Payday lenders pull out of North Carolina

3 Mar 2006 | Lance Cpl. Brandon R. Holgersen Marine Corps Base Camp Lejeune

Three more of the payday lenders have signed agreements to stop making illegal loans in North Carolina here March 1.

The agreements mean that payday lending by all major companies here has come to a halt.

“We’ve fought payday lending at every turn and now we’re putting this industry out of business here in North Carolina,” said Attorney General Roy Cooper. “These payday lenders thought they’d found a way around North Carolina law. Now we’re showing them the way out of our state.”

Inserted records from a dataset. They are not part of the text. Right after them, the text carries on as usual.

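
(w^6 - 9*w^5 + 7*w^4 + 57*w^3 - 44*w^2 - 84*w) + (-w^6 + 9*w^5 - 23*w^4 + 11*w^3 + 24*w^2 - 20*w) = -16*w^4 + 68*w^3 - 20*w^2 - 104*w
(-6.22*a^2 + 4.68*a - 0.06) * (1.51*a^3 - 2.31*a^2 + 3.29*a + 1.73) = -9.3922*a^5 + 21.435*a^4 - 31.3652*a^3 + 4.7752*a^2 + 7.899*a - 0.1038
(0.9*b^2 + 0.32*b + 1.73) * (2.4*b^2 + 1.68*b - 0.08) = 2.16*b^4 + 2.28*b^3 + 4.6176*b^2 + 2.8808*b - 0.1384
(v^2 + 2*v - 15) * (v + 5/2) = v^3 + 9*v^2/2 - 10*v - 75/2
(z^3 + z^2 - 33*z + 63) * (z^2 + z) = z^5 + 2*z^4 - 32*z^3 + 30*z^2 + 63*z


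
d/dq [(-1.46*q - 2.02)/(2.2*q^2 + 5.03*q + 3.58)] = (3.212*q^2 + 8.888*q + 4.9338)/(4.84*q^4 + 22.132*q^3 + 41.0529*q^2 + 36.0148*q + 12.8164)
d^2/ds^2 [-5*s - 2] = 0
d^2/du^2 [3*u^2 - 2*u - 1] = 6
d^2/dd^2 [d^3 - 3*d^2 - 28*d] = 6*d - 6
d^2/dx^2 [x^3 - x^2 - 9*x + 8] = 6*x - 2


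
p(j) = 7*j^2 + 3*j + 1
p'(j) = 14*j + 3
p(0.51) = 4.35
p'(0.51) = 10.14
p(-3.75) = 88.19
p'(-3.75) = -49.50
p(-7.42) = 364.13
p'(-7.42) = -100.88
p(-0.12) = 0.74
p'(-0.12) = 1.32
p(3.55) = 99.87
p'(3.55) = 52.70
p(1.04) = 11.69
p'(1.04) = 17.56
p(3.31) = 87.62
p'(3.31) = 49.34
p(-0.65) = 2.01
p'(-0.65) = -6.10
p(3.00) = 73.00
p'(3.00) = 45.00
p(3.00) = 73.00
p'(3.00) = 45.00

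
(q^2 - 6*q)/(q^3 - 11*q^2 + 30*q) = 1/(q - 5)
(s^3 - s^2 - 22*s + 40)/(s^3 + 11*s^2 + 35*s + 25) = (s^2 - 6*s + 8)/(s^2 + 6*s + 5)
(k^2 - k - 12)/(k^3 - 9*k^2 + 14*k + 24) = (k + 3)/(k^2 - 5*k - 6)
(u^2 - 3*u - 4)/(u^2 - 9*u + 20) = (u + 1)/(u - 5)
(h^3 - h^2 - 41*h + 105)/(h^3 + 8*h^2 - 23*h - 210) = (h - 3)/(h + 6)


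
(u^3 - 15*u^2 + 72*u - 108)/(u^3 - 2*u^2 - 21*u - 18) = (u^2 - 9*u + 18)/(u^2 + 4*u + 3)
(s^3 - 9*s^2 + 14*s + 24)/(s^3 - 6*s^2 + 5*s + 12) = (s - 6)/(s - 3)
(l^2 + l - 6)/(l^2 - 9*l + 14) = (l + 3)/(l - 7)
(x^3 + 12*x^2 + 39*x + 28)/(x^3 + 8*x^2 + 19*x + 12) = (x + 7)/(x + 3)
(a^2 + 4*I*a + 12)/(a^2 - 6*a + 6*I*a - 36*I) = (a - 2*I)/(a - 6)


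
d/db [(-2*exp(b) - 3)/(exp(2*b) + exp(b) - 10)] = ((2*exp(b) + 1)*(2*exp(b) + 3) - 2*exp(2*b) - 2*exp(b) + 20)*exp(b)/(exp(2*b) + exp(b) - 10)^2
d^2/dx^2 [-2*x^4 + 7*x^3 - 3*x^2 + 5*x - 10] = -24*x^2 + 42*x - 6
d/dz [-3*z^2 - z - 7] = -6*z - 1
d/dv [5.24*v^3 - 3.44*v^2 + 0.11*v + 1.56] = 15.72*v^2 - 6.88*v + 0.11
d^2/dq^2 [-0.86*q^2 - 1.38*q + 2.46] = -1.72000000000000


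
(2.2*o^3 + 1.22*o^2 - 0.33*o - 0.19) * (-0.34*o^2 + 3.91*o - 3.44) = -0.748*o^5 + 8.1872*o^4 - 2.6856*o^3 - 5.4225*o^2 + 0.3923*o + 0.6536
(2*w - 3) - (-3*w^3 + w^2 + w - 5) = 3*w^3 - w^2 + w + 2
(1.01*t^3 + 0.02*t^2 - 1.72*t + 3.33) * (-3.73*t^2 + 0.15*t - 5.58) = -3.7673*t^5 + 0.0769*t^4 + 0.7828*t^3 - 12.7905*t^2 + 10.0971*t - 18.5814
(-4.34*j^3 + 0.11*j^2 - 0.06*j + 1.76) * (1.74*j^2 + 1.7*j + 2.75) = -7.5516*j^5 - 7.1866*j^4 - 11.8524*j^3 + 3.2629*j^2 + 2.827*j + 4.84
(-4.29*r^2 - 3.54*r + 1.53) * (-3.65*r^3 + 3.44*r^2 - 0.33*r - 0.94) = 15.6585*r^5 - 1.8366*r^4 - 16.3464*r^3 + 10.464*r^2 + 2.8227*r - 1.4382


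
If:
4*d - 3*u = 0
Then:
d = 3*u/4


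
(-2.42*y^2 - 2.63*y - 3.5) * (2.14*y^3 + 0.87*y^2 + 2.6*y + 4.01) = -5.1788*y^5 - 7.7336*y^4 - 16.0701*y^3 - 19.5872*y^2 - 19.6463*y - 14.035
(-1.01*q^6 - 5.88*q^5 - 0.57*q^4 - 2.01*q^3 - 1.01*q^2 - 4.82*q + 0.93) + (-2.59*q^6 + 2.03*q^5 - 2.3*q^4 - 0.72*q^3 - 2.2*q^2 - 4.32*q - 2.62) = -3.6*q^6 - 3.85*q^5 - 2.87*q^4 - 2.73*q^3 - 3.21*q^2 - 9.14*q - 1.69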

Lenders have between 30 and 120 days to collect only the principal balance on any outstanding loans. Payday lenders have also pledged $700,000 to organizations, which help people with the financial troubles.

Studies have indicated that approximately seven percent of military personnel use payday loans, according to Marine Corps administrative message 060/05. Payday loans are attractive to Marines facing financial dilemmas because they are easily obtained.

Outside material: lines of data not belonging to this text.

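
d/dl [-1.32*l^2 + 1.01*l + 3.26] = 1.01 - 2.64*l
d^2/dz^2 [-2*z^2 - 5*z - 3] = -4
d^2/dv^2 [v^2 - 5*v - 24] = 2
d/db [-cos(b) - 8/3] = sin(b)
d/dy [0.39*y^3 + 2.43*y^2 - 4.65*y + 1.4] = 1.17*y^2 + 4.86*y - 4.65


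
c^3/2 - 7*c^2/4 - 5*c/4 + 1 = (c/2 + 1/2)*(c - 4)*(c - 1/2)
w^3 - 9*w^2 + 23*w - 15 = (w - 5)*(w - 3)*(w - 1)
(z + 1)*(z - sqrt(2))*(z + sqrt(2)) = z^3 + z^2 - 2*z - 2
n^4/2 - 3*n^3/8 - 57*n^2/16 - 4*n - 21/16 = (n/2 + 1/2)*(n - 7/2)*(n + 3/4)*(n + 1)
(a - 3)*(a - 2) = a^2 - 5*a + 6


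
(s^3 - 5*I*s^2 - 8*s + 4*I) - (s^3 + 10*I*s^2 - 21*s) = -15*I*s^2 + 13*s + 4*I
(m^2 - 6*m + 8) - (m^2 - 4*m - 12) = 20 - 2*m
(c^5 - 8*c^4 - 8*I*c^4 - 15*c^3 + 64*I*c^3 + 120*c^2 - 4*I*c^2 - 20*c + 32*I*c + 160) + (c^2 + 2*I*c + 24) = c^5 - 8*c^4 - 8*I*c^4 - 15*c^3 + 64*I*c^3 + 121*c^2 - 4*I*c^2 - 20*c + 34*I*c + 184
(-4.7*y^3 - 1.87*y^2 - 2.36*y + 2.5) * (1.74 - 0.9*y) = 4.23*y^4 - 6.495*y^3 - 1.1298*y^2 - 6.3564*y + 4.35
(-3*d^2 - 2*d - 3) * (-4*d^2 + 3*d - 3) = 12*d^4 - d^3 + 15*d^2 - 3*d + 9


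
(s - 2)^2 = s^2 - 4*s + 4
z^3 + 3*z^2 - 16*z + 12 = (z - 2)*(z - 1)*(z + 6)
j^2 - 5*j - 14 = (j - 7)*(j + 2)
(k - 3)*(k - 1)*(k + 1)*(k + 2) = k^4 - k^3 - 7*k^2 + k + 6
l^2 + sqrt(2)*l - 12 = (l - 2*sqrt(2))*(l + 3*sqrt(2))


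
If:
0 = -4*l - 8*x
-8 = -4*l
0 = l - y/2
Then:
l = 2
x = -1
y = 4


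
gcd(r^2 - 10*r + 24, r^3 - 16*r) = r - 4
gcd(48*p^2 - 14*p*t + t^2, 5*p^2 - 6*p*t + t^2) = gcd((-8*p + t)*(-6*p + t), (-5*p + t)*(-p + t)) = 1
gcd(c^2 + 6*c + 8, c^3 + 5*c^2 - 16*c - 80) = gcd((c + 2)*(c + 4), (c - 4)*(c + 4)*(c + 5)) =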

The loans are usually small short-term arrangements designed to give a Marine enough cash to make it to the next pay period. They are high interest, rapidly compounding loans that can devastate a Marine’s personal finances. The loans are usually not paid off immediately and the Marine has to spend more and more money to pay it off. The loans average more than 300 percent above the loan amount.

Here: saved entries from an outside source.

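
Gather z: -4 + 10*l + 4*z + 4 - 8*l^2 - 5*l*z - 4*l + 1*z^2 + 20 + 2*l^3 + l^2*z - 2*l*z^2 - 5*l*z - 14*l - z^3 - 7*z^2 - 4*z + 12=2*l^3 - 8*l^2 - 8*l - z^3 + z^2*(-2*l - 6) + z*(l^2 - 10*l) + 32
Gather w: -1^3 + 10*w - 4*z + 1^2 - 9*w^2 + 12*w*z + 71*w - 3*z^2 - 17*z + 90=-9*w^2 + w*(12*z + 81) - 3*z^2 - 21*z + 90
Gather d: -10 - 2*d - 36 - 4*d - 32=-6*d - 78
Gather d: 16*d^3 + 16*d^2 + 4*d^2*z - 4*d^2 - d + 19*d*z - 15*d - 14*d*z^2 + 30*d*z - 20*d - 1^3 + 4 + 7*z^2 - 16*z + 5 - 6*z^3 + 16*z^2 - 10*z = 16*d^3 + d^2*(4*z + 12) + d*(-14*z^2 + 49*z - 36) - 6*z^3 + 23*z^2 - 26*z + 8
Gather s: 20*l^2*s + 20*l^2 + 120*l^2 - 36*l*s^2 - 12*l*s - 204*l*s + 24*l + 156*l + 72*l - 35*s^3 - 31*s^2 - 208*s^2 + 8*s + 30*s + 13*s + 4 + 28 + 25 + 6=140*l^2 + 252*l - 35*s^3 + s^2*(-36*l - 239) + s*(20*l^2 - 216*l + 51) + 63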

“It forces a person to keep using the lenders because they are constantly short on cash,” said Roy Ells, the financial management health promotion specialist for Marine Corps Community Services.

People get the money for quote emergency but usually they spend it on frivolous things, according Ells.

“If it were truly an emergency you could go to the Navy Marine Corps relief society,” Ells said.

The state experimented with payday lenders for four years and ended it in 2001 but some of these business used out-of-state banks and rent-a-charter relationships to hide illegal loans.

State law allows a maximum rate of 16 percent on loans under $16,000 except that licensed consumer finance lenders can charge up to 36 percent on loans under $600.

“A payday loan my sound like the solution to someone facing unexpected bills, but once you get sucked in it’s difficult to escape and your debts snowball quickly,” Cooper said. “People need access to short-term emergency loans, but with fair rates and more time to repay the loan.”